Joan Snaps and Loses It All
As the Board of Shadowy Figures decides to hedge its bets on which clones are their best choices to run the world, Candide puts them through one last trial. She has Scudworth create a death maze, ostensibly to earn a scholarship to a non-existent Clone High College, and then has the clones fight to get through it. The Hunger Games, Total Drama style challenge that follows pushes the clones in ways that encapsulate the stress of leaving high school and going to college.
There’s always that uncertain dread that the relationships people had in high school won’t last.
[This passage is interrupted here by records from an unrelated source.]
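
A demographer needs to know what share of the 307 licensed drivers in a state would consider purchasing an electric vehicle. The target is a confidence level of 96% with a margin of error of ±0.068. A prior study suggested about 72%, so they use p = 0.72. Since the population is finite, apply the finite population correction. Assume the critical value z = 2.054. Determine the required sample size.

116

Unadjusted: n₀ = 2.054² × 0.72 × 0.28 / 0.068² ≈ 183.94, so n₀ = 184.
Finite population correction with N = 307: n = n₀ / (1 + (n₀−1)/N) = 184 / (1 + 183/307) = 184 / 1.5961 ≈ 115.28.
Rounding up, n = 116.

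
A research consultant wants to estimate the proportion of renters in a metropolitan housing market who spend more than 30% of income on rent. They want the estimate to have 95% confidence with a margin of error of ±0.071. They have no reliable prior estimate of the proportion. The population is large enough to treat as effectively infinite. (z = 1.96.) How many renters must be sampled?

With no prior estimate, use p = 0.5, giving p(1−p) = 0.25.
n = z²·p(1−p)/E² = 1.96² × 0.2500 / 0.071² = 3.8416 × 0.2500 / 0.005041 ≈ 190.52.
Rounding up gives n = 191.

191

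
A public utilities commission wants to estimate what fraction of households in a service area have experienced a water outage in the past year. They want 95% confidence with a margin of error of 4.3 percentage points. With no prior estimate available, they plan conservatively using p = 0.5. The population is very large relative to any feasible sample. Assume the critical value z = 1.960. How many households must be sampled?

With p = 0.5, p(1−p) = 0.25.
n = z²·p(1−p)/E² = 1.960² × 0.2500 / 0.043² = 3.8416 × 0.2500 / 0.001849 ≈ 519.42.
Rounding up gives n = 520.

520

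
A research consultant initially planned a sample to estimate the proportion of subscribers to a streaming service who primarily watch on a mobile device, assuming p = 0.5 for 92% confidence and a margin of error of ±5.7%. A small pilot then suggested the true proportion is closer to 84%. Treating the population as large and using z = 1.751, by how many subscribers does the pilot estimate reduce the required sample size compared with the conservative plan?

Conservative (p = 0.5): n = 1.751² × 0.25 / 0.057² ≈ 235.92 → 236.
Using p = 0.84: p(1−p) = 0.1344, so n = 1.751² × 0.1344 / 0.057² ≈ 126.83 → 127.
Reduction: 236 − 127 = 109.

109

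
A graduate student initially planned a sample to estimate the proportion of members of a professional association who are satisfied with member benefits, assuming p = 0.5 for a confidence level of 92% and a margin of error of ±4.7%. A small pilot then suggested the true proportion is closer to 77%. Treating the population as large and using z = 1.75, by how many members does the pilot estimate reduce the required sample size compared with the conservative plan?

101

Conservative (p = 0.5): n = 1.75² × 0.25 / 0.047² ≈ 346.59 → 347.
Using p = 0.77: p(1−p) = 0.1771, so n = 1.75² × 0.1771 / 0.047² ≈ 245.53 → 246.
Reduction: 347 − 246 = 101.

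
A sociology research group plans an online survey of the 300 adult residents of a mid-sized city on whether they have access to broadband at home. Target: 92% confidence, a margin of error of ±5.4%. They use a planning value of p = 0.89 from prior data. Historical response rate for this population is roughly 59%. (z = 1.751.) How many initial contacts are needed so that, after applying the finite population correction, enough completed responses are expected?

131

Completed interviews needed (unadjusted): n₀ = 1.751² × 0.0979 / 0.054² ≈ 102.94 → 103.
FPC for N = 300: n = 103 / (1 + 102/300) = 103 / 1.3400 ≈ 76.87 → 77.
At a 59% response rate, contacts needed = 77 / 0.59 ≈ 130.51 → 131.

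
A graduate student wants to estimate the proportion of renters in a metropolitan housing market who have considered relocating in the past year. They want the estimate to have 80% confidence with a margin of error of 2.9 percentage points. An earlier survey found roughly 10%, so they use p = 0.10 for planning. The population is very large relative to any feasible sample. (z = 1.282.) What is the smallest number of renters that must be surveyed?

With p = 0.10, p(1−p) = 0.0900.
n = z²·p(1−p)/E² = 1.282² × 0.0900 / 0.029² = 1.6435 × 0.0900 / 0.000841 ≈ 175.88.
Rounding up gives n = 176.

176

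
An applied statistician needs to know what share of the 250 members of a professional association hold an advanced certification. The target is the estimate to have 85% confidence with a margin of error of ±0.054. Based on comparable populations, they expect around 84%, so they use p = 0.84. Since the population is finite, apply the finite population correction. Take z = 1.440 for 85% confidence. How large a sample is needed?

Unadjusted: n₀ = 1.440² × 0.84 × 0.16 / 0.054² ≈ 95.57, so n₀ = 96.
Finite population correction with N = 250: n = n₀ / (1 + (n₀−1)/N) = 96 / (1 + 95/250) = 96 / 1.3800 ≈ 69.57.
Rounding up, n = 70.

70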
This goes double for romantic relationships, as shown when Harriet dumps Confucius for not taking the maze seriously enough. At the same time, unexpected friendships form when Joan and JFK find they work well together in the maze. It then becomes a full-on bromance when JFK gets angry on Abe’s behalf when he learns Topher is blackmailing him. From enemies to love rivals to bros, but that’s high school.
The person who ends up suffering the most, though, is Joan. First, Frida chooses to save Cleo over her when they fall into a pit trap. Then, Abe and JFK think she’s a monster trying to trick them and drive her away. After that, she snaps and eliminates all the competition before winning the maze.
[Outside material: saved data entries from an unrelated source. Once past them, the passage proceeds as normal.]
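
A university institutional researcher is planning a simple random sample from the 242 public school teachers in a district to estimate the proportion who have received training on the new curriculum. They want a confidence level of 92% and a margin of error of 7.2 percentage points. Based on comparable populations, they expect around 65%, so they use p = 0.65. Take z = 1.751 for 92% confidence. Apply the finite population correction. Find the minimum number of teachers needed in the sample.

87

Unadjusted: n₀ = 1.751² × 0.65 × 0.35 / 0.072² ≈ 134.55, so n₀ = 135.
Finite population correction with N = 242: n = n₀ / (1 + (n₀−1)/N) = 135 / (1 + 134/242) = 135 / 1.5537 ≈ 86.89.
Rounding up, n = 87.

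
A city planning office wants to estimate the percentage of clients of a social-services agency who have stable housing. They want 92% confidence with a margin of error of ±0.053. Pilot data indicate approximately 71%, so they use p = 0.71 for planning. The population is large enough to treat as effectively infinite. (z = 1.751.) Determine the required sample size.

225

With p = 0.71, p(1−p) = 0.2059.
n = z²·p(1−p)/E² = 1.751² × 0.2059 / 0.053² = 3.0660 × 0.2059 / 0.002809 ≈ 224.74.
Rounding up gives n = 225.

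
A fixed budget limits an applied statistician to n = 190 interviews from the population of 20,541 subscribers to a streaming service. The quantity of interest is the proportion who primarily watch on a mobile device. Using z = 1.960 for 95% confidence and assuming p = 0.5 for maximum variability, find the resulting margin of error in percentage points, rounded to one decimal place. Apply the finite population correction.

7.1

Finite-population factor: (N−n)/(N−1) = (20541−190)/(20541−1) = 0.9908.
SE(p̂) = √[p(1−p)/n · (N−n)/(N−1)] = √[0.2500/190 × 0.9908] = 0.03611.
E = z × SE = 1.960 × 0.03611 = 0.07077 ≈ 7.1 percentage points.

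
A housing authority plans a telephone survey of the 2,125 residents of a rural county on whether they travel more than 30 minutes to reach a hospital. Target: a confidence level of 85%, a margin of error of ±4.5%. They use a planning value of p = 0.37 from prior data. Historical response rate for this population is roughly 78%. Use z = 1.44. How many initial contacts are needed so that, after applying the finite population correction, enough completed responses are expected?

Completed interviews needed (unadjusted): n₀ = 1.44² × 0.2331 / 0.045² ≈ 238.69 → 239.
FPC for N = 2,125: n = 239 / (1 + 238/2125) = 239 / 1.1120 ≈ 214.93 → 215.
At a 78% response rate, contacts needed = 215 / 0.78 ≈ 275.64 → 276.

276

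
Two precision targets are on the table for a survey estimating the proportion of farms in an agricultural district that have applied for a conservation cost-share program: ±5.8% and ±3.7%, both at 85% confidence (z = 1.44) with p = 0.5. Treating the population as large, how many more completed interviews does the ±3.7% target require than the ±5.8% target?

At ±5.8%: n = 1.44² × 0.2500 / 0.058² ≈ 154.10 → 155.
At ±3.7%: n = 1.44² × 0.2500 / 0.037² ≈ 378.67 → 379.
Additional respondents: 379 − 155 = 224.

224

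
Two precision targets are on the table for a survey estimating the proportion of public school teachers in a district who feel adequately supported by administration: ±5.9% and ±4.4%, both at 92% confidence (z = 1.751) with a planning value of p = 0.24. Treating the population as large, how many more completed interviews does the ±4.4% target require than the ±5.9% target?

At ±5.9%: n = 1.751² × 0.1824 / 0.059² ≈ 160.65 → 161.
At ±4.4%: n = 1.751² × 0.1824 / 0.044² ≈ 288.86 → 289.
Additional respondents: 289 − 161 = 128.

128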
And to top it all off, when Candide decides to fire them, Scudworth and Butlertron resume their attempts to kill her. However, all they do is kill the rest of the Board of Shadowy Figures. Now there’s no one left to stop Candide from erasing the clone’s memories of Joan, freeing her to become the next world leader. It doesn’t work, but Candide gets the last laugh when she outs Joan for her ruthless behavior in the maze.
At Least We Don’t Need to Wait Another 20 Years
So, to recap. After spending the entire season having the popularity and acceptance she never had in 2003, Joan of Arc has lost it all. She’s been flung back to the bottom of the social hierarchy, and even Abe’s mad at her now. In addition, the Board of Shadowy Figures has been wiped out thanks to Candide’s manipulations, meaning no one’s left to decide what will happen to the clones. The future of the clones is more uncertain than ever!
Looking at the season finale objectively, it managed to tie up most of the plots from the revival season in a neat bow. However, the drama of its ending gets undercut by the simple fact that, unlike two decades ago, we know Clone High will continue. Max already has another season in the works, meaning we have more time to see what happens next. As a result, the ending feels like it’s just dragging on the drama for the sake of it rather than being organic. In other words, the first of the two episodes this week was the stronger of the two.
As a whole, though, the finale seems pretty solid. Even if fans don’t like it, they can rest easy knowing they don’t have to wait another twenty years for a new season. Who knows; if the show makes it to a fourth season, they’ll thaw out Gandhi (who the clones got their memories of wiped.)